When it comes to funding a small business, traditional lenders look at a few different sources to determine whether or not they will lend you money, and whether or not they will lend you enough money to even make applying for a loan worth your while. These deciding sources most often include years in the business, annual revenues, collateral, and most importantly your credit score. In fact, for traditional banks, your credit score often remains the most important factor in determining whether or not you will get a loan. So, what do you do if you’re a smart business owner with poor credit?
Unsecured Bad Credit Business Loans
The fact of the matter is if your credit score is less than 640, you probably won’t get a traditional loan at all, and with a credit score of 640, you aren’t entitled to a great interest rate. That leaves the option of alternative financing options like bad credit business loans, unsecured business loans, peer to peer lending, credit cards, and other fine options.
While these options are available to you, the interest rates you get will still sometimes depend on the type of credit history you have. In this event, business owners with bad credit will often look to team up with a business partner or investor with good credit to help them secure new loans, and get a better deal, more funding, and a better interest rate.

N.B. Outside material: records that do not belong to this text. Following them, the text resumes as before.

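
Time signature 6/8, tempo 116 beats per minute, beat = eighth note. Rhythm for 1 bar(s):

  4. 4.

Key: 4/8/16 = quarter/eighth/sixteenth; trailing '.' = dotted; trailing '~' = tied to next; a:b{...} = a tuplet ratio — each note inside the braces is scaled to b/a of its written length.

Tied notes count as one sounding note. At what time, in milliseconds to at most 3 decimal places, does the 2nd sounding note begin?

note 2 onset = 3b = 1551.724ms

1. 0.0ms @ 0 + 1551.724ms (3)
2. 1551.724ms @ 3 + 1551.724ms (3)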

Attracting a Good Credit Business Partner
In this situation, the question remains, “How do I attract a new business partner with good credit when I have bad credit?” Here are some selling features.
1. Show them your dedication to fixing the credit problem
It’s true that it may make your sought out partner’s stomach turn when they find out your credit is poor, and you have to rely on them in order to get financing. Here are some things you can do to show them you’re working on it:
- Monitor your credit report, know what’s on it, and make a plan to fix it
- Arrange automatic payments on other loans from a bank account with some money saved
- Get a credit card and pay bills on time
- Consolidate any overwhelming debt.
- Get rid of any credit you don’t need
- Don’t let any disputes go to collections; resolve them immediately.
This type of responsibility will show your business partner you are serious about fixing your credit, and that you are reliable in the future.
2. Have a great business plan
If you have a great business idea backed up with a great business plan, often the opportunity will speak for itself and they will be willing to take the risk.
3. Offer them a big piece of the pie
If you are relying on their credit to get your small business loan, then there has to be something big in it for your business partner. Come to legal agreements beforehand on what percentage of the business you own, and what percentage of the business they own. You will 100% want to talk to both an accountant and a lawyer to avoid any messiness in the future.
These are 3 surefire ways to attract a business partner with good credit. When they understand you are serious about fixing your credit and paying your bills, have a good plan, and are offering a true partnership, they are more likely willing to invest and let you rely on their credit to secure additional loans.